The Belter’s lips pressed thin and pale.

“This could be important. It could be nothing. My point is that I have to find out. I’m busy with important work. I can’t spend all my time dealing with distractions.”

“All right,” Havelock said.

“This is the third day running that someone has sprayed urine in my locker. Three times, you understand? I’m trying to get my gear not to smell like piss instead of running the numbers.”

Havelock sighed and canceled out his display. New Terra and its mysterious hot spots vanished. “Look, I understand why you don’t like it. I’d be cheesed off too. But you have to cut them a little slack. People are bored and they’re under pressure. It’s natural to get a little rowdy. It’ll pass.”

Thorrsen folded his arms across his chest, his scowl deepening. “A little rowdy? That’s what you see? I am the only Belter on my team, and I am the only one getting—”

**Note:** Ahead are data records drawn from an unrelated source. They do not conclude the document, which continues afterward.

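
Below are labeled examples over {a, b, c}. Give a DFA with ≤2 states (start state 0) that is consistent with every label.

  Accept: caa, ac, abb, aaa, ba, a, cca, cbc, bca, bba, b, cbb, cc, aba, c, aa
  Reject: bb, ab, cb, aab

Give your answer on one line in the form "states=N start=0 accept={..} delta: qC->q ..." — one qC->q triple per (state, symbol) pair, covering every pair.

Fold the examples into a partial DFA from state 0: repeatedly fix the first undefined (state, symbol) met by the shortest-then-alphabetical prefix, trying targets in increasing order and rejecting any under which an Accept and a Reject string meet in one state with the same remainder; add a state when all current targets are rejected. Accepting states are where Accept strings end.
a: 0a undefined. 0a->0: no, abb/bb meet in 0 with "bb" left. Open state 1: 0a->1.
b: 0b undefined. 0b->0: no, b/bb meet in 0. 0b->1: ok.
c: 0c undefined. 0c->0: no, a/cb meet in 1. 0c->1: ok.
aa: 1a undefined. 1a->0: no, caa/aab meet in 1. 1a->1: ok.
ab: 1b undefined. 1b->0: ok.
ac: 1c undefined. 1c->0: no, ac/bb meet in 0. 1c->1: ok.
All examples now run through 2 states with every (state, symbol) defined. Accept strings end in {1}, Reject strings end in {0}; accept={1}.

states=2 start=0 accept={1} delta: 0a->1 0b->1 0c->1 1a->1 1b->0 1c->1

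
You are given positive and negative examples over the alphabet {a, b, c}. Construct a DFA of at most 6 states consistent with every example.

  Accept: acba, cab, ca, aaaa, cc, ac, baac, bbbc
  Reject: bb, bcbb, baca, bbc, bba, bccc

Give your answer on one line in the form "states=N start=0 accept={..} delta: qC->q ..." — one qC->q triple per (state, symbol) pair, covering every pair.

Fold the examples into a partial DFA from state 0: repeatedly fix the first undefined (state, symbol) met by the shortest-then-alphabetical prefix, trying targets in increasing order and rejecting any under which an Accept and a Reject string meet in one state with the same remainder; add a state when all current targets are rejected. Accepting states are where Accept strings end.
a: 0a undefined. 0a->0: ok.
b: 0b undefined. 0b->0: no, ca/baca meet in 0 with "ca" left. Open state 1: 0b->1.
c: 0c undefined. 0c->0: ok.
ba: 1a undefined. 1a->0: no, acba/baca meet in 0. 1a->1: ok.
bb: 1b undefined. 1b->0: no, ca/bb meet in 0. 1b->1: no, acba/bb meet in 1. Open state 2: 1b->2.
bc: 1c undefined. 1c->0: no, ca/baca meet in 0. 1c->1: no, acba/baca meet in 1. 1c->2: no, baac/bb meet in 2. Open state 3: 1c->3.
bba: 2a undefined. 2a->0: no, ca/bba meet in 0. 2a->1: no, acba/bba meet in 1. 2a->2: ok.
bbb: 2b undefined. 2b->0: ok.
bbc: 2c undefined. 2c->0: no, ca/bbc meet in 0. 2c->1: no, acba/bbc meet in 1. 2c->2: ok.
bcb: 3b undefined. 3b->0: no, acba/bcbb meet in 1. 3b->1: ok.
bcc: 3c undefined. 3c->0: no, ca/bccc meet in 0. 3c->1: no, baac/bccc meet in 3. 3c->2: ok.
baca: 3a undefined. 3a->0: no, ca/baca meet in 0. 3a->1: no, acba/baca meet in 1. 3a->2: ok.
All examples now run through 4 states with every (state, symbol) defined. Accept strings end in {0,1,3}, Reject strings end in {2}; accept={0,1,3}.

states=4 start=0 accept={0,1,3} delta: 0a->0 0b->1 0c->0 1a->1 1b->2 1c->3 2a->2 2b->0 2c->2 3a->2 3b->1 3c->2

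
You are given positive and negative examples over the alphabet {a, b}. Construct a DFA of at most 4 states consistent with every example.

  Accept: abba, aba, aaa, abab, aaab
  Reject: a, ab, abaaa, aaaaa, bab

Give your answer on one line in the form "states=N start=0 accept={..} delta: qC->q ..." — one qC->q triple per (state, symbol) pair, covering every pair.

states=4 start=0 accept={2,3} delta: 0a->1 0b->0 1a->2 1b->1 2a->3 2b->2 3a->0 3b->2

Grow the machine one transition at a time. Run the examples from 0; the earliest place one falls off (shortest prefix, ties alphabetical) gets sent to the lowest-numbered state that keeps every Accept/Reject pair distinguishable — a pair clashes when both reach the same state with identical unread suffix — and to a fresh state only if none does.
a: 0a undefined. 0a->0: no, aaa/a meet in 0. Open state 1: 0a->1.
b: 0b undefined. 0b->0: ok.
aa: 1a undefined. 1a->0: no, aaa/a meet in 1. 1a->1: no, aaa/a meet in 1. Open state 2: 1a->2.
ab: 1b undefined. 1b->0: no, abba/a meet in 1. 1b->1: ok.
aaa: 2a undefined. 2a->0: no, abba/aaaaa meet in 2. 2a->1: no, abba/abaaa meet in 2. 2a->2: no, abba/abaaa meet in 2. Open state 3: 2a->3.
aaaa: 3a undefined. 3a->0: ok.
aaab: 3b undefined. 3b->0: no, aaab/abaaa meet in 0. 3b->1: no, aaab/a meet in 1. 3b->2: ok.
abab: 2b undefined. 2b->0: no, abab/abaaa meet in 0. 2b->1: no, abab/a meet in 1. 2b->2: ok.
All examples now run through 4 states with every (state, symbol) defined. Accept strings end in {2,3}, Reject strings end in {0,1}; accept={2,3}.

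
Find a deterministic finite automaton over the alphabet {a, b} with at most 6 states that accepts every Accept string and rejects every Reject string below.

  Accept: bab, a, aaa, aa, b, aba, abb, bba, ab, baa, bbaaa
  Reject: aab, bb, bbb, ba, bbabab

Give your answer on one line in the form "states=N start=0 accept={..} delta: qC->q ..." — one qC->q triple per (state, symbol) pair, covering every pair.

states=6 start=0 accept={0,1,2,3} delta: 0a->1 0b->2 1a->3 1b->0 2a->4 2b->5 3a->0 3b->4 4a->0 4b->0 5a->2 5b->4

State merging on the prefix tree: take the shortest (then alphabetical) example prefix whose next move is undefined and point that move at state 0, else 1, else 2, ...; a target is out if some Accept/Reject pair would then sit in one state with the same input left (inseparable). If every existing state is out, open a new one.
a: 0a undefined. 0a->0: no, b/aab meet in 0 with "b" left. Open state 1: 0a->1.
b: 0b undefined. 0b->0: no, a/ba meet in 1. 0b->1: no, bab/aab meet in 1 with "ab" left. Open state 2: 0b->2.
aa: 1a undefined. 1a->0: no, b/aab meet in 2. 1a->1: no, ab/aab meet in 1 with "b" left. 1a->2: no, aaa/ba meet in 2 with "a" left. Open state 3: 1a->3.
ab: 1b undefined. 1b->0: ok.
ba: 2a undefined. 2a->0: no, ab/ba meet in 0. 2a->1: no, a/ba meet in 1. 2a->2: no, bab/bb meet in 2 with "b" left. 2a->3: no, bab/aab meet in 3 with "b" left. Open state 4: 2a->4.
bb: 2b undefined. 2b->0: no, b/bbb meet in 2. 2b->1: no, a/bb meet in 1. 2b->2: no, b/bb meet in 2. 2b->3: no, aa/bb meet in 3. 2b->4: no, bab/bbb meet in 4 with "b" left. Open state 5: 2b->5.
aaa: 3a undefined. 3a->0: ok.
aab: 3b undefined. 3b->0: no, aaa/aab meet in 0. 3b->1: no, a/aab meet in 1. 3b->2: no, b/aab meet in 2. 3b->3: no, aa/aab meet in 3. 3b->4: ok.
baa: 4a undefined. 4a->0: ok.
bab: 4b undefined. 4b->0: ok.
bba: 5a undefined. 5a->0: no, bab/bbabab meet in 0. 5a->1: no, bab/bbabab meet in 0. 5a->2: ok.
bbb: 5b undefined. 5b->0: no, bab/bbb meet in 0. 5b->1: no, a/bbb meet in 1. 5b->2: no, b/bbb meet in 2. 5b->3: no, aa/bbb meet in 3. 5b->4: ok.
All examples now run through 6 states with every (state, symbol) defined. Accept strings end in {0,1,2,3}, Reject strings end in {4,5}; accept={0,1,2,3}.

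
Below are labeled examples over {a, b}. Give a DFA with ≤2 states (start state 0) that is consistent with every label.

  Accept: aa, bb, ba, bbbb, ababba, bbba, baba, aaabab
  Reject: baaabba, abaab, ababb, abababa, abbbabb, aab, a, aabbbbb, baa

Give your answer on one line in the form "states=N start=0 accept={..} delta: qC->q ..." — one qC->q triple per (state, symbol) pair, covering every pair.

Fold the examples into a partial DFA from state 0: repeatedly fix the first undefined (state, symbol) met by the shortest-then-alphabetical prefix, trying targets in increasing order and rejecting any under which an Accept and a Reject string meet in one state with the same remainder; add a state when all current targets are rejected. Accepting states are where Accept strings end.
a: 0a undefined. 0a->0: no, aa/a meet in 0. Open state 1: 0a->1.
b: 0b undefined. 0b->0: no, aa/baa meet in 1 with "a" left. 0b->1: ok.
aa: 1a undefined. 1a->0: ok.
ab: 1b undefined. 1b->0: ok.
All examples now run through 2 states with every (state, symbol) defined. Accept strings end in {0}, Reject strings end in {1}; accept={0}.

states=2 start=0 accept={0} delta: 0a->1 0b->1 1a->0 1b->0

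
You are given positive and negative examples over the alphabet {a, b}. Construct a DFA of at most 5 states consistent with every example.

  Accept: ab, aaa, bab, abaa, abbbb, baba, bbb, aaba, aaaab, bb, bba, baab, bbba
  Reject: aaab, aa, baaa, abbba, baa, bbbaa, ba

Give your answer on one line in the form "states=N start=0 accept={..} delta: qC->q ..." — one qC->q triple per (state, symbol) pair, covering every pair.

Grow the machine one transition at a time. Run the examples from 0; the earliest place one falls off (shortest prefix, ties alphabetical) gets sent to the lowest-numbered state that keeps every Accept/Reject pair distinguishable — a pair clashes when both reach the same state with identical unread suffix — and to a fresh state only if none does.
a: 0a undefined. 0a->0: no, ab/aaab meet in 0 with "b" left. Open state 1: 0a->1.
b: 0b undefined. 0b->0: no, aaa/baaa meet in 1 with "aa" left. 0b->1: no, aaa/baa meet in 1 with "aa" left. Open state 2: 0b->2.
aa: 1a undefined. 1a->0: no, ab/aaab meet in 1 with "b" left. 1a->1: no, ab/aaab meet in 1 with "b" left. 1a->2: no, aaa/ba meet in 2 with "a" left. Open state 3: 1a->3.
ab: 1b undefined. 1b->0: no, abaa/aa meet in 3. 1b->1: ok.
ba: 2a undefined. 2a->0: no, ab/baa meet in 1. 2a->1: no, ab/ba meet in 1. 2a->2: ok.
bb: 2b undefined. 2b->0: no, bbb/baaa meet in 2. 2b->1: no, aaa/bbbaa meet in 3 with "a" left. 2b->2: no, bab/baaa meet in 2. 2b->3: no, bab/aa meet in 3. Open state 4: 2b->4.
aaa: 3a undefined. 3a->0: ok.
aab: 3b undefined. 3b->0: ok.
bba: 4a undefined. 4a->0: ok.
bbb: 4b undefined. 4b->0: ok.
All examples now run through 5 states with every (state, symbol) defined. Accept strings end in {0,1,4}, Reject strings end in {2,3}; accept={0,1,4}.

states=5 start=0 accept={0,1,4} delta: 0a->1 0b->2 1a->3 1b->1 2a->2 2b->4 3a->0 3b->0 4a->0 4b->0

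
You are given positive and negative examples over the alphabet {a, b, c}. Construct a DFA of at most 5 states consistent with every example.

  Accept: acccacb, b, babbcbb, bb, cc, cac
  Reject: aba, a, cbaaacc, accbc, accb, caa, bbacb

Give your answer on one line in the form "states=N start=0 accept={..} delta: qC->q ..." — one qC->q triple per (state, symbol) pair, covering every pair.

State merging on the prefix tree: take the shortest (then alphabetical) example prefix whose next move is undefined and point that move at state 0, else 1, else 2, ...; a target is out if some Accept/Reject pair would then sit in one state with the same input left (inseparable). If every existing state is out, open a new one.
a: 0a undefined. 0a->0: ok.
b: 0b undefined. 0b->0: no, b/aba meet in 0. Open state 1: 0b->1.
c: 0c undefined. 0c->0: no, acccacb/accb meet in 1. 0c->1: ok.
ba: 1a undefined. 1a->0: ok.
bb: 1b undefined. 1b->0: no, bb/aba meet in 0. 1b->1: no, b/bbacb meet in 1. Open state 2: 1b->2.
cc: 1c undefined. 1c->0: no, b/accb meet in 1. 1c->1: no, acccacb/accb meet in 2. 1c->2: ok.
bba: 2a undefined. 2a->0: no, bb/cbaaacc meet in 2. 2a->1: no, bb/cbaaacc meet in 2. 2a->2: ok.
accb: 2b undefined. 2b->0: no, b/accbc meet in 1. 2b->1: no, b/accb meet in 1. 2b->2: no, bb/accb meet in 2. Open state 3: 2b->3.
accc: 2c undefined. 2c->0: no, b/cbaaacc meet in 1. 2c->1: no, acccacb/cbaaacc meet in 2. 2c->2: no, acccacb/accb meet in 3. 2c->3: ok.
accbc: 3c undefined. 3c->0: ok.
accca: 3a undefined. 3a->0: ok.
bbacb: 3b undefined. 3b->0: ok.
All examples now run through 4 states with every (state, symbol) defined. Accept strings end in {1,2}, Reject strings end in {0,3}; accept={1,2}.

states=4 start=0 accept={1,2} delta: 0a->0 0b->1 0c->1 1a->0 1b->2 1c->2 2a->2 2b->3 2c->3 3a->0 3b->0 3c->0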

“No. Look, just no, all right? Things are tense already. If you want me to, I’ll put a monitor on the locker and let people know they need to cool it, but let’s not make this into a Belters against the inner planets thing.”

“I’m not making it into anything.”

“With all respect, I think you are,” Havelock said. “And the more you try to make this into a big deal, the more it’s going to come back and bite you on the ass.”

Thorrsen’s rage was palpable. Havelock shifted slightly, pushing himself higher in the direction that they’d temporarily chosen as up. It was an old trick he’d learned back when he’d worked with Star Helix. Humanity might have gone up out of the gravity wells, but the sense of being taller, of establishing dominance, was buried too deeply in the human animal for a little thing like null g to erase it. Thorrsen took a deep, shuddering breath, and for a moment Havelock wondered if he was going to take a swing at him. He didn’t want to lock the analyst in a cell for the night. But if it came to it, he wouldn’t mind.

“I’ll put a monitor on your locker, and I’ll send out a general announcement that people need to put a sock in it. No one’ll piss on your stuff again, and you can get back to work. That’s what you want, right?”

“When you write your announcement, is it going to say that they should stop pulling pranks, or that they should stop harassing Belters?”

“I think you know the answer to that.”

Thorrsen’s shoulders hunched, defeated. Havelock nodded. It struck him, not for the first time, that confrontations were like a dance. Certain moves required certain responses, and most of it happened in the lower parts of the brain that language might not even be aware of. Thorrsen’s hunch was an offer of submission, and his nod accepted it, and Thorrsen probably didn’t even know it had happened.